About Augustine Courtauld
1904 – 1959
Augustine Courtauld (“August”, as he was always called) was a very unusual man. An idealist who followed his star all his life: explorer, sailor, navigator, climber, countryman, his life was full of adventure.
On the title page of his autobiographical memoir Man the Ropes (1957) he quoted Masefield’s words:
The power of man is as his hopes. In darkest night, the cocks are crowing. With the sea roaring and the wind blowing; Adventure. Man the ropes.
Arctic Explorer
Many of his adventures were in the Arctic where he was an outstanding explorer, taking part in four expeditions to Greenland in the 1920s and ’30s. The most notable of these was Gino Watkins’ British Arctic Air Route Expedition, 1930-31.
With the expansion of air travel the possibility opened up of an air route to North America, the quickest route being via Iceland and Greenland. But no one knew what the weather was like over the Greenland ice cap, particularly in winter. This expedition went to find out. A station to observe and record the weather was established at an altitude of over 8,000 ft up on the ice cap, some 140 miles inland from the coast. Jimmy Scott (another member of the expedition) wrote in his Foreword to Man the Ropes that August.


“had travelled in from the coast with a party which was to stock the weather station adequately for two men to stay there.

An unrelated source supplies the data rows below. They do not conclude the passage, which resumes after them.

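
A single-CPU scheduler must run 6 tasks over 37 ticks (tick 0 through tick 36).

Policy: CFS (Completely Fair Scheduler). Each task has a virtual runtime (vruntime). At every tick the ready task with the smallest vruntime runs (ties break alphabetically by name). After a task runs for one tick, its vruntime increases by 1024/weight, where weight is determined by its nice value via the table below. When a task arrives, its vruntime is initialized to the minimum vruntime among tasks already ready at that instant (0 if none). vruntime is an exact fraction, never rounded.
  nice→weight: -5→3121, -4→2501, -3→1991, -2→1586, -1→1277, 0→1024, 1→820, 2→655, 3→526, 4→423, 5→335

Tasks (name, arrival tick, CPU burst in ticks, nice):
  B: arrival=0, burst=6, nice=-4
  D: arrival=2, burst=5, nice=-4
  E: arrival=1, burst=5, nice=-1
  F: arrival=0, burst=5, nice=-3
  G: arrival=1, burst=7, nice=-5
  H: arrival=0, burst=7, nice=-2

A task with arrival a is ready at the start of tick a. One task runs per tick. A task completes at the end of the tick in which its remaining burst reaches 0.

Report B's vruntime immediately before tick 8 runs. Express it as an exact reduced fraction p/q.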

Atrocious weather had so slowed down the journey that most of the food intended for the station was eaten on the way there. It looked as if the place would have to be closed down and the series of observations broken.
‘I worked out,’ Courtauld writes, ‘that I could last out alone for five months. As I had frostbite in my toes, I had no wish to make the journey back. So I decided to stay on my own and keep the station going.’